Outreach, Ministry and Soul Food for the Hungry and Homeless
By LaDarius Calhoun
Several churches and community volunteers are on a mission to provide nutritious hot meals to the hungry and homeless of Tallahassee.
Their mission started almost a year ago, when Raymond Isham set out to give back to the community with an outreach he calls “Soul Food.” Soul Food provides hot meals to the hungry and homeless every Friday in Frenchtown and at Lake Ella.
“Soul Food” was initially served during lunch on Mondays, with dinner on Fridays, “but just like anything, the homeless climate and population changes so we found that Friday evenings are a bit better,” Isham said.
Whichever day of the week it is, the Soul Food outreach program appears to satisfy the needs of the less fortunate.
Under a pavilion at Lake Ella on any given Friday evening, a line of people can be seen gratefully waiting to be served a hot meal, a cool drink and dessert.
Out of the goodness of his heart, Isham who acclaims to be “no chef,” prepares the several plates full of food for those who can’t bear the burden for themselves. But even Isham couldn’t do such a great deed alone. On Fridays, Soul Food is joined by community volunteers, high school students and community churches.
Some of the churches include: Tallahassee Foursquare Church, Capital City Church of God, New Covenant Church, First Baptist Church and St. Peter’s Anglican Church.
Isham describes the Soul Food outreach as a type of “ministry” that has always touched his heart and a reflection of his past.
“The Soul Food outreach came about out of my own struggle,” Isham said. “I found myself in a place of unemployment and was literally on the verge of being homeless. I’ve always had a heart for this outreach, this type of ministry.”
Isham said that there is no word that could really explain what it means to feed the hungry and homeless.

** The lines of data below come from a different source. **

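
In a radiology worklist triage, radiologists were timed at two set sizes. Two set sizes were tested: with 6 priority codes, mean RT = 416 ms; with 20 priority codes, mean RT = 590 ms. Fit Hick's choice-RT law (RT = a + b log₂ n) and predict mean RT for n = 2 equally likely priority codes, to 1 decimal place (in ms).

257.2 ms

Solve the two-equation system in a and b:
  b = (590 − 416) / (log₂ 20 − log₂ 6) = 174 / (4.3219 − 2.5850) = 100.175 ms/bit
  a = 416 − 100.175 × 2.5850 = 157.052 ms
Then RT(2) = 157.052 + 100.175 × log₂ 2 = 157.052 + 100.175 × 1 ≈ 257.227 ms.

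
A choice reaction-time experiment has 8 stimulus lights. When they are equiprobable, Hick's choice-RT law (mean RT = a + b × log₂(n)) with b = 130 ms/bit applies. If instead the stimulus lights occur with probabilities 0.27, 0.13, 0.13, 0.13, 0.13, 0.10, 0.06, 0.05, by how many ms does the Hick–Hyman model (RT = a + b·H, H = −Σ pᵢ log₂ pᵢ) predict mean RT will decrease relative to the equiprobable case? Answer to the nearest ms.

22 ms

The RT saving is b·ΔH. Equiprobable H₀ = log₂(8) = 3.0000 bits; with the given probabilities H = 2.8324 bits.
b·(H₀ − H) = 130 × (3.0000 − 2.8324) = 21.79 ms.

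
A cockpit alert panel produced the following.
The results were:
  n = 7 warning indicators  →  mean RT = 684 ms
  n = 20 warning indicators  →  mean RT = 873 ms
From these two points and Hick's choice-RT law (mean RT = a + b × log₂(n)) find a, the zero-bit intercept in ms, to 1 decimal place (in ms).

333.7 ms

Slope: b = (873 − 684) / (log₂ 20 − log₂ 7) = 189/1.5146 = 124.788 ms/bit.
a = RT₁ − b·log₂ n₁ = 684 − 124.788 × 2.8074 = 333.677 ms.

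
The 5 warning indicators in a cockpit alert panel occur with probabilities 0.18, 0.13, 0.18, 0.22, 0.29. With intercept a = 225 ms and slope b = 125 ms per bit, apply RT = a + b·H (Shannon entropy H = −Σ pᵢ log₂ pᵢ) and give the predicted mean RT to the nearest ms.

Entropy contributions −pᵢ log₂ pᵢ: 0.4453, 0.3826, 0.4453, 0.4806, 0.5179; sum H = 2.2717 bits.
RT = a + bH = 225 + 125·2.2717 = 508.97 ms.

509 ms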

“It’s all about doing for others, as you want them to do for you,” Isham said.
Jamison Wood, a high school student, volunteers with Soul Food every Monday and Friday because the “homeless” conversation is closer to home to him than others.
“I do it because my dad used to be homeless before I was born,” Wood said.
A bite of soul food isn’t hard to come by for Nicodemus McClary, a homeless man who enjoyed a meal from the Soul Food outreach for the first time.
“I think they do a very good job feeding the homeless and it was good,” McClary said.
The Soul Food outreach program welcomes the community and volunteers to lend a hand in service every Monday and Friday as they feed the hungry and homeless.